In passing the new law, the authorities have been at pains to advertise their unwillingness to add to or 'gold plate' the directive for their own purposes, in stark contrast to the British habit. It deals with not only regulated markets, as before, but also with multilateral trading facilities and other types of organised trading facilities, which MiFID II (the revamped Markets in Financial Instruments Directive) will introduce in January 2018. The sanctions in the new law will eventually take account of the widening reach of existing offences.
 
Both the Luxembourgeois regulator, the Commission de Surveillance du Secteur Financier or CSSF, and the state prosecutor are worried that the interplay between criminal and administrative punishments might interfere with the legal principle of "non bis in idem" or "not twice in the same thing," which dictates that nobody should take legal action twice for the same cause of action.

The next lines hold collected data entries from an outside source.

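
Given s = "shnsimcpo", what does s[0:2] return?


Input string: 'shnsimcpo'
Operation: slice [0:2]
Extract characters: s[0]='s', s[1]='h'
Result: sh


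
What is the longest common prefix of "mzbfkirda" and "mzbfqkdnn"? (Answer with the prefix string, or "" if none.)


String 1: 'mzbfkirda'
String 2: 'mzbfqkdnn'
Compare position by position:
pos 0: 'm' vs 'm' match
pos 1: 'z' vs 'z' match
pos 2: 'b' vs 'b' match
pos 3: 'f' vs 'f' match
pos 4: 'k' vs 'q' differ -> stop
Longest common prefix: "mzbf" (length 4)


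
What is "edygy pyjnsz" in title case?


Input string: 'edygy pyjnsz'
Operation: capitalize first letter of each word
Word transformations: 'edygy'->'Edygy', 'pyjnsz'->'Pyjnsz'
Result: Edygy Pyjnsz


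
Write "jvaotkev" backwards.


Input string: 'jvaotkev'
Operation: reverse character order
Original order: 'j' -> 'v' -> 'a' -> 'o' -> 't' -> 'k' -> 'e' -> 'v'
Reversed order: 'v' -> 'e' -> 'k' -> 't' -> 'o' -> 'a' -> 'v' -> 'j'
Result: vektoavj


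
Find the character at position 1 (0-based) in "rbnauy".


Input string: 'rbnauy'
Operation: get character at index 1
Index mapping: s[0]='r', s[1]='b'
Result: 'b'


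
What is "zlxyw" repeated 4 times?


Input string: 'zlxyw'
Operation: repeat 4 times
Concatenation: 'zlxyw' + 'zlxyw' + 'zlxyw' + 'zlxyw'
Result: zlxywzlxywzlxywzlxyw


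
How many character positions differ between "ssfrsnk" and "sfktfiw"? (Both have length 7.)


String 1: 'ssfrsnk'
String 2: 'sfktfiw'
Compare each position: pos 0: 's'=='s', pos 1: 's'!='f', pos 2: 'f'!='k', pos 3: 'r'!='t', pos 4: 's'!='f', pos 5: 'n'!='i', pos 6: 'k'!='w'
Differing positions: 6
Hamming distance: 6


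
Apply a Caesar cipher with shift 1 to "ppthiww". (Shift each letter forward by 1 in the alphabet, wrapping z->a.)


Input: 'ppthiww', shift = 1
Operation: for each letter, (position + 1) mod 26
Mapping: 'p'(15+1=16)->'q', 'p'(15+1=16)->'q', 't'(19+1=20)->'u', 'h'(7+1=8)->'i', 'i'(8+1=9)->'j', 'w'(22+1=23)->'x', 'w'(22+1=23)->'x'
Result: qquijxx


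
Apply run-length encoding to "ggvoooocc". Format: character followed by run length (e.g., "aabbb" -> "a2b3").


Input: 'ggvoooocc'
Operation: identify consecutive runs
Runs: 'gg' -> g2, 'v' -> v1, 'oooo' -> o4, 'cc' -> c2
Encoded: g2v1o4c2


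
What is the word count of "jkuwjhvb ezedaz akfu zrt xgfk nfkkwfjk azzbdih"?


Input string: 'jkuwjhvb ezedaz akfu zrt xgfk nfkkwfjk azzbdih'
Operation: split by spaces
Words found: 'jkuwjhvb', 'ezedaz', 'akfu', 'zrt', 'xgfk', 'nfkkwfjk', 'azzbdih'
Word count: 7


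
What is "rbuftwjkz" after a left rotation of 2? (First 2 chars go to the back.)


Input: 'rbuftwjkz', shift = 2
Operation: split at index 2 and swap parts
Front part s[0:2] = 'rb'
Back part s[2:] = 'uftwjkz'
Rotated = back + front = 'uftwjkz' + 'rb'
Result: uftwjkzrb


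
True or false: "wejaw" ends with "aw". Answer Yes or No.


Input string: 'wejaw'
Suffix to check: 'aw'
Last 2 characters of input: 'aw'
Match: True
Result: Yes


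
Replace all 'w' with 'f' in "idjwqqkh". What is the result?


Input string: 'idjwqqkh'
Operation: replace 'w' with 'f'
Positions of 'w': 3
After replacement: idjfqqkh


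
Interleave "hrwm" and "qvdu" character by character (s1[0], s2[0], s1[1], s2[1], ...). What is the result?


String 1: 'hrwm'
String 2: 'qvdu'
Operation: alternate characters
Pairs: 'h'+'q', 'r'+'v', 'w'+'d', 'm'+'u'
Result: hqrvwdmu


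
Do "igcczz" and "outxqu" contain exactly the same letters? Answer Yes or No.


String 1: 'igcczz' -> sorted: 'ccgizz'
String 2: 'outxqu' -> sorted: 'oqtuux'
Compare sorted forms: 'ccgizz' != 'oqtuux'
Anagram: No


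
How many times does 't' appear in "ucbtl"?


Input string: 'ucbtl'
Target character: 't'
Scan each position: s[3]='t'
Matches found at indices: 3
Total: 1


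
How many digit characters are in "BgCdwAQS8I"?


Input string: 'BgCdwAQS8I'
Operation: count digit characters (0-9)
Scan: 'B', 'g', 'C', 'd', 'w', 'A', 'Q', 'S', '8'(digit), 'I'
Digits found: 1
Result: 1


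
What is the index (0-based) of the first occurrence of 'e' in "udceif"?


Input string: 'udceif'
Target: 'e'
Scanning left to right: s[0]='u', s[1]='d', s[2]='c', s[3]='e'
First match at index: 3


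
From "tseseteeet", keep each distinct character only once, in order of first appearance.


Input: 'tseseteeet'
Operation: keep first occurrence of each character
Scan: s[0]='t' new -> keep; s[1]='s' new -> keep; s[2]='e' new -> keep; s[3]='s' seen -> skip; s[4]='e' seen -> skip; s[5]='t' seen -> skip; s[6]='e' seen -> skip; s[7]='e' seen -> skip; s[8]='e' seen -> skip; s[9]='t' seen -> skip
Result: tse


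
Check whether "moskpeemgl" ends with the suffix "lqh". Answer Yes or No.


Input string: 'moskpeemgl'
Suffix to check: 'lqh'
Last 3 characters of input: 'mgl'
Match: False
Result: No


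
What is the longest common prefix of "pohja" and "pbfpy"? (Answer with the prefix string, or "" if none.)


String 1: 'pohja'
String 2: 'pbfpy'
Compare position by position:
pos 0: 'p' vs 'p' match
pos 1: 'o' vs 'b' differ -> stop
Longest common prefix: "p" (length 1)


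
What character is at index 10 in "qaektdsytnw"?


Input string: 'qaektdsytnw'
Operation: get character at index 10
Index mapping: s[0]='q', s[1]='a', s[2]='e', s[3]='k', s[4]='t', s[5]='d', s[6]='s', s[7]='y', s[8]='t', s[9]='n', s[10]='w'
Result: 'w'


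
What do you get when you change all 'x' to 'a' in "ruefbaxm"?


Input string: 'ruefbaxm'
Operation: replace 'x' with 'a'
Positions of 'x': 6
After replacement: ruefbaam


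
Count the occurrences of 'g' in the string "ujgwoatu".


Input string: 'ujgwoatu'
Target character: 'g'
Scan each position: s[2]='g'
Matches found at indices: 2
Total: 1


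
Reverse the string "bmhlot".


Input string: 'bmhlot'
Operation: reverse character order
Original order: 'b' -> 'm' -> 'h' -> 'l' -> 'o' -> 't'
Reversed order: 't' -> 'o' -> 'l' -> 'h' -> 'm' -> 'b'
Result: tolhmb


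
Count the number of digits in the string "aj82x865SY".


Input string: 'aj82x865SY'
Operation: count digit characters (0-9)
Scan: 'a', 'j', '8'(digit), '2'(digit), 'x', '8'(digit), '6'(digit), '5'(digit), 'S', 'Y'
Digits found: 5
Result: 5


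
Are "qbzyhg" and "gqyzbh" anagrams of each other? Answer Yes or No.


String 1: 'qbzyhg' -> sorted: 'bghqyz'
String 2: 'gqyzbh' -> sorted: 'bghqyz'
Compare sorted forms: 'bghqyz' == 'bghqyz'
Anagram: Yes


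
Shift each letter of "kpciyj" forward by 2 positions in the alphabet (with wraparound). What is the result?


Input: 'kpciyj', shift = 2
Operation: for each letter, (position + 2) mod 26
Mapping: 'k'(10+2=12)->'m', 'p'(15+2=17)->'r', 'c'(2+2=4)->'e', 'i'(8+2=10)->'k', 'y'(24+2=26, 26 mod 26=0)->'a', 'j'(9+2=11)->'l'
Result: mrekal


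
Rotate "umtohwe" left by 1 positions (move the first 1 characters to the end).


Input: 'umtohwe', shift = 1
Operation: split at index 1 and swap parts
Front part s[0:1] = 'u'
Back part s[1:] = 'mtohwe'
Rotated = back + front = 'mtohwe' + 'u'
Result: mtohweu


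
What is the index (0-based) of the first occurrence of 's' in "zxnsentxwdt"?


Input string: 'zxnsentxwdt'
Target: 's'
Scanning left to right: s[0]='z', s[1]='x', s[2]='n', s[3]='s'
First match at index: 3


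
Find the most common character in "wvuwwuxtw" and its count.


Input: 'wvuwwuxtw'
Operation: tally each character
Counts: 't':1, 'u':2, 'v':1, 'w':4, 'x':1
Maximum: 'w' appears 4 times


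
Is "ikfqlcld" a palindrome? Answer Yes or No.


Input string: 'ikfqlcld'
Reversed: 'dlclqfki'
Compare pairs: s[0]='i' vs s[7]='d' (mismatch), s[1]='k' vs s[6]='l' (mismatch), s[2]='f' vs s[5]='c' (mismatch), s[3]='q' vs s[4]='l' (mismatch)
Palindrome: No


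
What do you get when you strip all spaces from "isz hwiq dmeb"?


Input string: 'isz hwiq dmeb'
Operation: remove all spaces
Words: 'isz', 'hwiq', 'dmeb'
Join without spaces: iszhwiqdmeb


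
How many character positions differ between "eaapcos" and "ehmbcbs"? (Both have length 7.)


String 1: 'eaapcos'
String 2: 'ehmbcbs'
Compare each position: pos 0: 'e'=='e', pos 1: 'a'!='h', pos 2: 'a'!='m', pos 3: 'p'!='b', pos 4: 'c'=='c', pos 5: 'o'!='b', pos 6: 's'=='s'
Differing positions: 4
Hamming distance: 4


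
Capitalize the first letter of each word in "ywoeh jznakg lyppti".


Input string: 'ywoeh jznakg lyppti'
Operation: capitalize first letter of each word
Word transformations: 'ywoeh'->'Ywoeh', 'jznakg'->'Jznakg', 'lyppti'->'Lyppti'
Result: Ywoeh Jznakg Lyppti


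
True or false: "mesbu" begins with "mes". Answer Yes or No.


Input string: 'mesbu'
Prefix to check: 'mes'
First 3 characters of input: 'mes'
Match: True
Result: Yes


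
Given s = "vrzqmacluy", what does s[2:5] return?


Input string: 'vrzqmacluy'
Operation: slice [2:5]
Extract characters: s[2]='z', s[3]='q', s[4]='m'
Result: zqm


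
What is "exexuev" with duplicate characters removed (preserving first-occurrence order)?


Input: 'exexuev'
Operation: keep first occurrence of each character
Scan: s[0]='e' new -> keep; s[1]='x' new -> keep; s[2]='e' seen -> skip; s[3]='x' seen -> skip; s[4]='u' new -> keep; s[5]='e' seen -> skip; s[6]='v' new -> keep
Result: exuv


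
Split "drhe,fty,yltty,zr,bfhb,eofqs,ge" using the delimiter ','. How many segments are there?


Input string: 'drhe,fty,yltty,zr,bfhb,eofqs,ge'
Delimiter: ','
Split result: 'drhe', 'fty', 'yltty', 'zr', 'bfhb', 'eofqs', 'ge'
Number of parts: 7


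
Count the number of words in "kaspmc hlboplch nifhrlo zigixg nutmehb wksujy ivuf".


Input string: 'kaspmc hlboplch nifhrlo zigixg nutmehb wksujy ivuf'
Operation: split by spaces
Words found: 'kaspmc', 'hlboplch', 'nifhrlo', 'zigixg', 'nutmehb', 'wksujy', 'ivuf'
Word count: 7


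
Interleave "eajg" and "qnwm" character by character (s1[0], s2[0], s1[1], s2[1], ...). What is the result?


String 1: 'eajg'
String 2: 'qnwm'
Operation: alternate characters
Pairs: 'e'+'q', 'a'+'n', 'j'+'w', 'g'+'m'
Result: eqanjwgm


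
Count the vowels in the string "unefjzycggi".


Input string: 'unefjzycggi'
Operation: count vowels (a, e, i, o, u)
Scan: s[0]='u' (vowel), s[1]='n', s[2]='e' (vowel), s[3]='f', s[4]='j', s[5]='z', s[6]='y', s[7]='c', s[8]='g', s[9]='g', s[10]='i' (vowel)
Vowels found: 3
Result: 3


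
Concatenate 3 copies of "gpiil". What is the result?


Input string: 'gpiil'
Operation: repeat 3 times
Concatenation: 'gpiil' + 'gpiil' + 'gpiil'
Result: gpiilgpiilgpiil


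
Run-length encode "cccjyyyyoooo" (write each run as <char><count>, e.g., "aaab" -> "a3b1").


Input: 'cccjyyyyoooo'
Operation: identify consecutive runs
Runs: 'ccc' -> c3, 'j' -> j1, 'yyyy' -> y4, 'oooo' -> o4
Encoded: c3j1y4o4


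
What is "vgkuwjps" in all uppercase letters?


Input string: 'vgkuwjps'
Operation: convert each letter to uppercase
Mapping: 'v'->'V', 'g'->'G', 'k'->'K', 'u'->'U', 'w'->'W', 'j'->'J', 'p'->'P', 's'->'S'
Result: VGKUWJPS


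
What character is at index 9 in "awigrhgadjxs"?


Input string: 'awigrhgadjxs'
Operation: get character at index 9
Index mapping: s[0]='a', s[1]='w', s[2]='i', s[3]='g', s[4]='r', s[5]='h', s[6]='g', s[7]='a', s[8]='d', s[9]='j'
Result: 'j'


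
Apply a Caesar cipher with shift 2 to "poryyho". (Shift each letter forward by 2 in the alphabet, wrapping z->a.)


Input: 'poryyho', shift = 2
Operation: for each letter, (position + 2) mod 26
Mapping: 'p'(15+2=17)->'r', 'o'(14+2=16)->'q', 'r'(17+2=19)->'t', 'y'(24+2=26, 26 mod 26=0)->'a', 'y'(24+2=26, 26 mod 26=0)->'a', 'h'(7+2=9)->'j', 'o'(14+2=16)->'q'
Result: rqtaajq


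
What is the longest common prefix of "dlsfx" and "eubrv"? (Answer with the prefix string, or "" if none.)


String 1: 'dlsfx'
String 2: 'eubrv'
Compare position by position:
pos 0: 'd' vs 'e' differ -> stop
Longest common prefix: "" (length 0)


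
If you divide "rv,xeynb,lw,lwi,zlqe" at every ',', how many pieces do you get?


Input string: 'rv,xeynb,lw,lwi,zlqe'
Delimiter: ','
Split result: 'rv', 'xeynb', 'lw', 'lwi', 'zlqe'
Number of parts: 5


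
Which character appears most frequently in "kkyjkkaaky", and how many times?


Input: 'kkyjkkaaky'
Operation: tally each character
Counts: 'a':2, 'j':1, 'k':5, 'y':2
Maximum: 'k' appears 5 times


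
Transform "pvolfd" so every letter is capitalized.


Input string: 'pvolfd'
Operation: convert each letter to uppercase
Mapping: 'p'->'P', 'v'->'V', 'o'->'O', 'l'->'L', 'f'->'F', 'd'->'D'
Result: PVOLFD


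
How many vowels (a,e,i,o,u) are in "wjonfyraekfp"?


Input string: 'wjonfyraekfp'
Operation: count vowels (a, e, i, o, u)
Scan: s[0]='w', s[1]='j', s[2]='o' (vowel), s[3]='n', s[4]='f', s[5]='y', s[6]='r', s[7]='a' (vowel), s[8]='e' (vowel), s[9]='k', s[10]='f', s[11]='p'
Vowels found: 3
Result: 3


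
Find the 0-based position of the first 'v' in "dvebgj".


Input string: 'dvebgj'
Target: 'v'
Scanning left to right: s[0]='d', s[1]='v'
First match at index: 1


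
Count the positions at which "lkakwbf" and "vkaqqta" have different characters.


String 1: 'lkakwbf'
String 2: 'vkaqqta'
Compare each position: pos 0: 'l'!='v', pos 1: 'k'=='k', pos 2: 'a'=='a', pos 3: 'k'!='q', pos 4: 'w'!='q', pos 5: 'b'!='t', pos 6: 'f'!='a'
Differing positions: 5
Hamming distance: 5


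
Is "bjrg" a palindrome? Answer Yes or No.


Input string: 'bjrg'
Reversed: 'grjb'
Compare pairs: s[0]='b' vs s[3]='g' (mismatch), s[1]='j' vs s[2]='r' (mismatch)
Palindrome: No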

The new law therefore contains provisions that help them consult one another in an effort to stave this off. Both administrative and criminal sanctions have increased and criminal sanctions apply to companies as well as people.
 
The new law extends the CSSF's supervisory and investigative powers. The law firm of Arendt and Medernach has reported that the regulator is now allowed "to reach out to external experts in connection with specific questions raised during an inquiry for an infringement of the provisions of the Market Abuse Regulation," a statement that suggests that freedom of speech and the right of one person to telephone another and ask him questions are seriously abridged in that evidently unhappy country.
 
On the subject of the reporting of suspicious orders and transactions, the law firm also says that the new law contains the rules and technical arrangements to fully implement Article 32 (Reporting of infringements) of the Market Abuse Regulation provided for in Directive (EU) 2015/2392, including the arrangements for reporting and for following up reports, and measures for the protection of people working under contracts of employment and measures for the protection of personal data. The phrase ‘regulated information’ now includes the notifications that a 'relevant issuer' (or any other person who has applied for the admission of securities to trading on a regulated market without the issuer's consent) is required to disclose for the purposes of article 19 of the EU's Market Abuse Regulation (i.e. transactions conducted by people with managerial responsibilities and their close associates).